Fig. 5. CXCR4 and CXCR7 expression does not correlate to several molecular and clinical variables

Several clinicopathological parameters were surveyed in connection with CXCR4 or CXCR7 expression. CXCR4 and CXCR7 did not correlate to: A, tumor location (OS: osseous versus EOS: extra-osseous (EOS) sites; axial (AX) or extremity (EXT) locations, and pelvis (PL) versus non-pelvic (NPL) locations); B, EWS-ETS fusions: EWS-FLI1 type I (EF I), type II (EF II), or other EWS-ETS (OEE) fusions; C, treatment status and outcome: relapsed (RL) versus non-relapsed (NRL) tumors; pre- (PRE) versus post-chemotherapy (POST); D, biographical data such as age (children less than 13-year old versus patients 13-year old or older, or gender (males: M; females: F). Pairwise univariate analyses (nonparametric two-tailed unpaired Mann-Whitney U-tests) were carried out for all analyses to assess significance (p < 0.05), except for data in (B), wherein Bonferroni's multiple comparison testing (significance if p < 0.01) and One-way Anova (p values shown) were used.

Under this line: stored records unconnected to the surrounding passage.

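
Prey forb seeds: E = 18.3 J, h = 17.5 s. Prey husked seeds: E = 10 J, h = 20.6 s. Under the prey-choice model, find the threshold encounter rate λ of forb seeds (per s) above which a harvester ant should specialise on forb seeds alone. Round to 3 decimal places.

0.050 per s

Drop husked seeds once their profitability E₂/h₂ falls below the rate achievable on forb seeds alone: E₂/h₂ = λE₁/(1 + λh₁).
Solve for λ: λE₁h₂ = E₂(1 + λh₁) → λ(E₁h₂ − E₂h₁) = E₂ → λ = E₂/(E₁h₂ − E₂h₁).
λ = 10/(18.3×20.6 − 10×17.5) = 10/202 = 0.04951 per s.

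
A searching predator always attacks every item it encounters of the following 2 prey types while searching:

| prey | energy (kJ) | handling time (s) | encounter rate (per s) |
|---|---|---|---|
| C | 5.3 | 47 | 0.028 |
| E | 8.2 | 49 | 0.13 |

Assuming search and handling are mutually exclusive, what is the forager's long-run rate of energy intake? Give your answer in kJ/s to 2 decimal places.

Energy encountered per unit search time: 0.028×5.3 + 0.13×8.2 = 1.214 kJ/s.
Handling time per unit search time: 0.028×47 + 0.13×49 = 7.686.
Rate = 1.214/(1 + 7.686) = 0.1398 kJ/s.

0.14 kJ/s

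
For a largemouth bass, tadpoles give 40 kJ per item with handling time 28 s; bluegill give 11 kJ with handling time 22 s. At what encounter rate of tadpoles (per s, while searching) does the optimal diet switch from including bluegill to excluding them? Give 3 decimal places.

At the threshold, the rate on tadpoles alone equals the profitability of bluegill: λ·40/(1 + λ·28) = 11/22 = 0.5.
Rearranging, λ(40 − 0.5×28) = 0.5, so λ = 0.5/26 = 0.01923 per s.

0.019 per s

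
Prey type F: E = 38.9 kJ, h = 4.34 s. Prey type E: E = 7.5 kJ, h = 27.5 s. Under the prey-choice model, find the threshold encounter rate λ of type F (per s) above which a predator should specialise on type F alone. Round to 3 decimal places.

0.007 per s

At the threshold, the rate on type F alone equals the profitability of type E: λ·38.9/(1 + λ·4.34) = 7.5/27.5 = 0.2727.
Rearranging, λ(38.9 − 0.2727×4.34) = 0.2727, so λ = 0.2727/37.72 = 0.007231 per s.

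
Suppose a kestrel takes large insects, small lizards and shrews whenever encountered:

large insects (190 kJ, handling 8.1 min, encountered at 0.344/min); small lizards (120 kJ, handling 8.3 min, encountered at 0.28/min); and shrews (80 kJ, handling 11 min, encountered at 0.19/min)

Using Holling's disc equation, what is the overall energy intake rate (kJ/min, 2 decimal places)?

Energy encountered per unit search time: 0.344×190 + 0.28×120 + 0.19×80 = 114.2 kJ/min.
Handling time per unit search time: 0.344×8.1 + 0.28×8.3 + 0.19×11 = 7.2.
Rate = 114.2/(1 + 7.2) = 13.92 kJ/min.

13.92 kJ/min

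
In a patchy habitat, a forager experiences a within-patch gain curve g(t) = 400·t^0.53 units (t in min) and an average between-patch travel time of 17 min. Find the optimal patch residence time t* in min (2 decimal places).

19.17 min

Optimal t* satisfies g'(t*) = g(t*)/(T + t*).
g'(t) = 0.53·400·t^-0.47. Setting 0.53·400·t^-0.47 = 400·t^0.53/(17+t) gives 0.53(17+t) = t, so 0.47·t = 0.53×17.
t* = 0.53×17/0.47 = 19.17 min.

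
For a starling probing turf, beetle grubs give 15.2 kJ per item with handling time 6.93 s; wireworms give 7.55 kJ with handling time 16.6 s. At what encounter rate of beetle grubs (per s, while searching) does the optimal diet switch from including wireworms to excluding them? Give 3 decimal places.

At the threshold, the rate on beetle grubs alone equals the profitability of wireworms: λ·15.2/(1 + λ·6.93) = 7.55/16.6 = 0.4548.
Rearranging, λ(15.2 − 0.4548×6.93) = 0.4548, so λ = 0.4548/12.05 = 0.03775 per s.

0.038 per s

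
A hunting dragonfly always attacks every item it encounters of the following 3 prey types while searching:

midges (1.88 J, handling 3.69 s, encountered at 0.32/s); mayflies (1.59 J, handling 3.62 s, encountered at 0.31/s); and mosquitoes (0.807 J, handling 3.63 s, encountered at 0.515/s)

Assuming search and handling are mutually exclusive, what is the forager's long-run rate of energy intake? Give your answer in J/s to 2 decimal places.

0.29 J/s

R = (0.32×1.88 + 0.31×1.59 + 0.515×0.807) / (1 + 0.32×3.69 + 0.31×3.62 + 0.515×3.63) = 1.51/5.172 = 0.292 J/s.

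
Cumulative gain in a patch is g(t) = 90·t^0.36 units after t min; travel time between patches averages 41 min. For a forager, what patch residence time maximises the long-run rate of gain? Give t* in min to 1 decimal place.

By the marginal value theorem, leave when the instantaneous gain rate g'(t) equals the habitat-wide average g(t)/(T + t).
g'(t) = 0.36·90·t^-0.64. Setting 0.36·90·t^-0.64 = 90·t^0.36/(41+t) gives 0.36(41+t) = t, so 0.64·t = 0.36×41.
t* = 0.36×41/0.64 = 23.06 min.

23.1 min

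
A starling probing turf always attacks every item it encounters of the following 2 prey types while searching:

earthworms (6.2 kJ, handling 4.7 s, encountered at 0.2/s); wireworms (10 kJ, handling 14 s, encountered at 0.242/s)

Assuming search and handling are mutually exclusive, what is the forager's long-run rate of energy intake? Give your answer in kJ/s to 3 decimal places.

R = (0.2×6.2 + 0.242×10) / (1 + 0.2×4.7 + 0.242×14) = 3.66/5.328 = 0.6869 kJ/s.

0.687 kJ/s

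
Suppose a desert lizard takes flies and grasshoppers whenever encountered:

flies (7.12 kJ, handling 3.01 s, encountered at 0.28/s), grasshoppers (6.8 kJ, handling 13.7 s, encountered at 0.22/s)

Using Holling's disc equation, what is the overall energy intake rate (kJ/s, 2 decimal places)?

0.72 kJ/s

R = (0.28×7.12 + 0.22×6.8) / (1 + 0.28×3.01 + 0.22×13.7) = 3.49/4.857 = 0.7185 kJ/s.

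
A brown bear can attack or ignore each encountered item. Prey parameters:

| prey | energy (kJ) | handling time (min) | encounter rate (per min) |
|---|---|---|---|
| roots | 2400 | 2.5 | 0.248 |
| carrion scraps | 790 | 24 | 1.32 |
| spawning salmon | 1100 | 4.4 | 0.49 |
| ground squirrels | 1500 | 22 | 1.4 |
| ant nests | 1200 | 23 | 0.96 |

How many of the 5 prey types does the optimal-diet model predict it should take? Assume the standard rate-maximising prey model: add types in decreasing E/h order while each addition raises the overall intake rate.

1

E/h in descending order: roots 960, spawning salmon 250, ground squirrels 68.2, ant nests 52.2, carrion scraps 32.9 kJ/min. The optimal diet is the largest prefix of this list for which every included type satisfies E_i/h_i > R on the types above it.
Rate on top 1: 367.4. spawning salmon: 250 < 367.4 → exclude; stop.
Optimal diet: roots — 1 of 5 types.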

Fig. 6. CXCR4 and CXCR7 associate with metastatic and/or poor prognosis ES

A, qRT-PCR analysis of CXCR4 and CXCR7 expression in localized (L; 36 samples) and metastatic (M; 13 samples) ES confirms the significant association of high CXCR4 (but not CXCR7) expression to ES metastases. B, Kaplan-Meier analysis of overall survival (OS) shows that high expression of either CXCR4 or CXCR7 is detrimental to patient survival. Survival of patients whose tumors highly co-expressed both chemokine receptors was most drastically curtailed. Expression was considered high if above median.